The responsibility of a councilor or supervisor is not only to articulate values; it is to collaboratively develop workable public policy capable of earning both board consensus and voter trust. Leadership means moving difficult projects toward viable solutions. Supervisors oversee, above all else, the operational functionality of government. Ensuring the functionality of public safety infrastructure is an essential part of that role.
I also think it is important to remember that these conversations did not begin yesterday. Discussions around a new jail have been ongoing for roughly two and a half years and have included broad stakeholder engagement, including formerly incarcerated individuals, community advocates, law enforcement, county officials, and Supervisor Fixmer-Oraiz themself.
And while some members of the board may distrust Sheriff Brad Kunkel, the overwhelming majority of Johnson County voters clearly do not. He was reelected with 97 percent of the vote just two years ago. His expertise and perspective carry legitimate public weight. He is not the enemy in this discussion; he is one of the key people responsible for operating the system the county is legally and morally obligated to maintain.
The issue currently before the Board is not: “How do we comprehensively solve the root causes of crime and transform public safety culture in Johnson County?” That is an important conversation, but it is also one humanity has been wrestling with for centuries.

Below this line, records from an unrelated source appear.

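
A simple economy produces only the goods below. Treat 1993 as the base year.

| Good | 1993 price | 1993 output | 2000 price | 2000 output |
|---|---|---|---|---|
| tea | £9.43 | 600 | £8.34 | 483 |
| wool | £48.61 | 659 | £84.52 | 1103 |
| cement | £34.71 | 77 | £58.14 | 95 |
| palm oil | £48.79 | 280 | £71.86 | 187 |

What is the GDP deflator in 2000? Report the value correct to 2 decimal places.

Nominal GDP 2000 = 8.34·483 + 84.52·1103 + 58.14·95 + 71.86·187 = 116214.90.
Real GDP 2000 (at 1993 prices) = 9.43·483 + 48.61·1103 + 34.71·95 + 48.79·187 = 70592.70.
Deflator = Nominal/Real × 100 = 116214.90/70592.70 × 100 = 164.627.

164.63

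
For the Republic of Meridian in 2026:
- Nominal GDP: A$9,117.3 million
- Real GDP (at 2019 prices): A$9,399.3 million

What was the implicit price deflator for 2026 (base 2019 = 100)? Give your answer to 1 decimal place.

implicit price deflator = (Nominal / Real) × 100 = 9117.3 / 9399.3 × 100 = 97.00.

97.0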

The issue before the Board right now is much narrower and more immediate: our current jail is deeply inadequate and must be replaced. The bond proposal is fundamentally about replacing a building that has become inhumane for both inmates and workers.
Affordable housing, behavioral health services, and prevention absolutely matter. They deserve serious public investment and continued discussion. But attaching a loosely defined 1:1 housing framework to a jail referendum dramatically changes both the scale and political identity of the proposal. At that point, voters are no longer being asked a focused question about replacing critical infrastructure; they are being asked to weigh in on a sweeping ideological framework for public safety and social policy.

I also worry that some leaders are hearing feedback from a relatively narrow slice of Johnson County. This policy has implications beyond District 4. Johnson County includes communities like Solon, where many residents hold practical, mainstream views about public safety and government responsibility. From my own experience in local government, I can say those perspectives are real and deserve engagement too.
And I think there is a broader political miscalculation happening here: the intense focus on bed count and ideological framing may matter far more inside activist and political circles than it does to many ordinary voters. Most voters are asking a simpler question: does the county have a safe, functional, humane jail facility that can responsibly serve a growing community?
At some point, leadership requires not only identifying problems, but building consensus around realistic solutions the public can actually support.